Thierry Blandinières, le patron d’InVivo démontre qu’un grand dirigeant se doit de mettre du sens dans la stratégie de son groupe.

Thierry Blandinières devrait inspirer pas mal de nos grands patrons. A 60 ans, ce dirigeant de haut vol, nommé en son temps « Entrepreneur de l’Année » par le magazine Entreprendre, avait déjà à son actif le redressement de la maison Delpeyrat pour le compte de Maisadour.

Nommé ensuite à la tête de InVivo, premier groupe coopératif agricole hexagonal, ce Corrézien de 60 ans est train de lui faire prendre un virage salutaire. Sans parler de la mise en place rapide à partir de rien de InVivo Wine (240 millions d’euros de chiffre d’affaires en 2020 et qui vise les 500 millions d’ici 3 ans selon son dirigeant Frédéric Noyère) devenu, en quelques années avec une audacieuse politique de rachats le premier distributeur de vins français dans le monde, aux côtés de l’inamovible groupe familial Castel Freres (680 millions d’euros de chiffre d’affaires) du patriarche Pierre Castel qui l’a fondé en 1949.
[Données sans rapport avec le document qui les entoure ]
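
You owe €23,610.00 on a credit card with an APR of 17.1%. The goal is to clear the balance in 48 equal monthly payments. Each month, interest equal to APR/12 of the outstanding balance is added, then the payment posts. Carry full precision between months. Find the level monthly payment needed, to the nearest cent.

€682.49

Monthly rate r = 17.1%/12 = 1.425% = 0.01425.
Level-payment amortization: P = B₀·r / (1 − (1+r)^(−n)) = 23610.00·0.01425 / (1 − 1.01425^(−48)).
Denominator 1 − (1+r)^(−48) = 0.492963512.
P = 336.442 / 0.492963512 ≈ 682.49.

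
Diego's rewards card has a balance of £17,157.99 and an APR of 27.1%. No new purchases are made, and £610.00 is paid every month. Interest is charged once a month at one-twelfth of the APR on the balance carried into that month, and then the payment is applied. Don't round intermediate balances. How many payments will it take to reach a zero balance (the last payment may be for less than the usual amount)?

Monthly rate r = 27.1%/12 = 2.25833% = 0.0225833.
Recurrence: B ← B·(1+r) − £610.00.
Month 1: interest £387.48; balance after payment £16,935.47.
Month 2: interest £382.46; balance after payment £16,707.93.
Closed form: n = −ln(1 − rB₀/P)/ln(1+r) = −ln(0.36478)/ln(1.02258) ≈ 45.158, so the balance reaches zero during payment 46.

46 months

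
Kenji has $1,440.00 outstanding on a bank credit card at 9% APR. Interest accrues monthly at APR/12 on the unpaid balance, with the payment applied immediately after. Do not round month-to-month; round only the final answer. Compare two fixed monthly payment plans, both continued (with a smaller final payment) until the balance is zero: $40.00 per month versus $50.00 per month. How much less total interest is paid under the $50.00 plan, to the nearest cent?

$56.33

Monthly rate r = 9%/12 = 0.75% = 0.0075.
At $40.00/mo: n = ⌈−ln(1 − rB₀/P)/ln(1+r)⌉ = 43 payments (last $4.76); total interest = total paid − $1,440.00 = $244.76.
At $50.00/mo: 33 payments (last $28.43); total interest $188.43.
Interest saved = $244.76 − $188.43 = $56.33.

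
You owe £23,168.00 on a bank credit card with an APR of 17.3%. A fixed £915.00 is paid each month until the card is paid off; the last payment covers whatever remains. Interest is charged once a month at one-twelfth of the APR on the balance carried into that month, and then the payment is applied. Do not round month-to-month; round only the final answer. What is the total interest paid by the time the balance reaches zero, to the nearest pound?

£5,867

Monthly rate r = 17.3%/12 = 1.44167% = 0.0144167.
Payoff takes n = ⌈−ln(1 − rB₀/P)/ln(1+r)⌉ = ⌈31.731⌉ = 32 payments; the last is £669.73.
Total paid = 31·£915.00 + £669.73 = £29,034.73.
Total interest = total paid − principal = £29,034.73 − £23,168.00 = £5,866.73.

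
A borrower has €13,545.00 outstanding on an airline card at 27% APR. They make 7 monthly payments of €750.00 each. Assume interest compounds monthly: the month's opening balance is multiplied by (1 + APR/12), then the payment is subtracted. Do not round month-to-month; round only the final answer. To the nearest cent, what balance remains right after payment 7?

€10,209.89

Monthly rate r = 27%/12 = 2.25% = 0.0225.
Each month: B ← B·(1+r) − €750.00.
Month 1: interest €304.76; balance after payment €13,099.76.
Month 2: interest €294.74; balance after payment €12,644.51.
Month 3: interest €284.50; balance after payment €12,179.01.
Month 4: interest €274.03; balance after payment €11,703.04.
Month 5: interest €263.32; balance after payment €11,216.35.
Month 6: interest €252.37; balance after payment €10,718.72.
Month 7: interest €241.17; balance after payment €10,209.89.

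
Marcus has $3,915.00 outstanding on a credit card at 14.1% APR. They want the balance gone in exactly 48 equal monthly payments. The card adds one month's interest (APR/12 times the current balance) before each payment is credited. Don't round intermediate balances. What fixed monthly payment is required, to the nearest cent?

$107.18

Monthly rate r = 14.1%/12 = 1.175% = 0.01175.
Level-payment amortization: P = B₀·r / (1 − (1+r)^(−n)) = 3915.00·0.01175 / (1 − 1.01175^(−48)).
Denominator 1 − (1+r)^(−48) = 0.429197623.
P = 46.0012 / 0.429197623 ≈ 107.18.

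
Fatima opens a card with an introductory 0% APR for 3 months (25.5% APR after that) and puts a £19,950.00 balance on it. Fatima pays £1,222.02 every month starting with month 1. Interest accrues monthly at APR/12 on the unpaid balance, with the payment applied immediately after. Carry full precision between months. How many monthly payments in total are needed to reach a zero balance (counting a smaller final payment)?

Promo months 1–3 at r₀ = 0%/12 = 0; months 4+ at r₁ = 25.5%/12 = 0.02125.
After month 3 (no interest yet): B = £19,950.00 − 3·£1,222.02 = £16,283.94.
Then at r₁ with £1,222.02/mo: n₂ = −ln(1 − r₁·B/P)/ln(1+r₁) ≈ 15.83 → 16 more payments.

19 payments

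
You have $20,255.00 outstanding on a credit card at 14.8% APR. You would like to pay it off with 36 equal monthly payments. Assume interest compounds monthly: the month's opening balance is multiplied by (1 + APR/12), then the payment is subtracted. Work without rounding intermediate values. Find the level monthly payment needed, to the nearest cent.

$700.16

Monthly rate r = 14.8%/12 = 1.23333% = 0.0123333.
Level-payment amortization: P = B₀·r / (1 − (1+r)^(−n)) = 20255.00·0.0123333 / (1 − 1.01233^(−36)).
Denominator 1 − (1+r)^(−36) = 0.356790188.
P = 249.812 / 0.356790188 ≈ 700.16.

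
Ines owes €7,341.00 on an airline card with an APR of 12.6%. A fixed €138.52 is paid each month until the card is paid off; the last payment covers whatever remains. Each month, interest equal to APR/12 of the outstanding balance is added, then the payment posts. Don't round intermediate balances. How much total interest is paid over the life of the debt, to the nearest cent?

€3,440.21

Monthly rate r = 12.6%/12 = 1.05% = 0.0105.
Payoff takes n = ⌈−ln(1 − rB₀/P)/ln(1+r)⌉ = ⌈77.831⌉ = 78 payments; the last is €115.17.
Total paid = 77·€138.52 + €115.17 = €10,781.21.
Total interest = total paid − principal = €10,781.21 − €7,341.00 = €3,440.21.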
Ce qui, au passage, permet à notre filière viticole de pouvoir disposer d’une filiale de distribution du vin à sa mesure, qui lui permet de peser davantage sur le marché international du vin devenu plus en plus concurrentiel. Sur un autre registre, le patron de InVivo, et c’est moins connu, est train avec ses trois enseignes de jardinerie (Jardiland, Gamm vert et Delbard) d’amorcer un tournant qui n’est pas sans intérêt non plus notamment pour la reconstitution de nos filières horticoles qui se sont sacrément dégradées ces derniers années au profit des grossistes néerlandais, plus puissants parce que mieux regroupés.

De quoi s’agit-il ? À écouter Guillaume Darrasse, directeur général d’InVivo Retail : « Il s’agit d’ arriver à proposer une offre dans ses magasins à 90 % française en 2025 contre 65% aujourd’hui… Pour la production de plantes d’intérieur, comme les orchidées, nous nous fournissons même plutôt à 35 % seulement en France car il n’y a plus assez de producteurs. « L’idée est bien de favoriser la reconstitution de filières de production tricolores sur le long terme avec des engagements et des contrats de 3 a 5 ans pour donner de la visibilité aux producteurs. Un effet d’aubaine intéressant pour nos nouveaux horticulteurs…


L’objectif est salutaire et a du sens. Il n’est pas sans rappeler ce que fait dans un un tout autre secteur, celui de l’ameublement, Emery Jacquillat, Hec de 49 ans, repreneur à Niort (Deux-Sèvres) de la société de distribution Camif et qui a mis son catalogue VPC totalement au profit des productions made in France « locales et durables ».

Tout cela n’est pas sans conséquence, d’autant plus par ces temps difficiles. À ce propos, je ne sais toujours pas si les les magasins Boulanger ont enfin accepté de référencer les PC Thomson computing, relancés avec maestria par l’entrepreneur Stephan Français. Mais il serait assez singulier que le leader français de la distribution informatique ne fasse pas de place à la dernière marque européenne, française de surcroît en la matière, d’autant qu’elle est déjà présente chez ses concurrents comme Fnac/Darty. Il n’y a plus de petites décisions. Chaque geste compte. Surtout celui des acheteurs B to B. À suivre.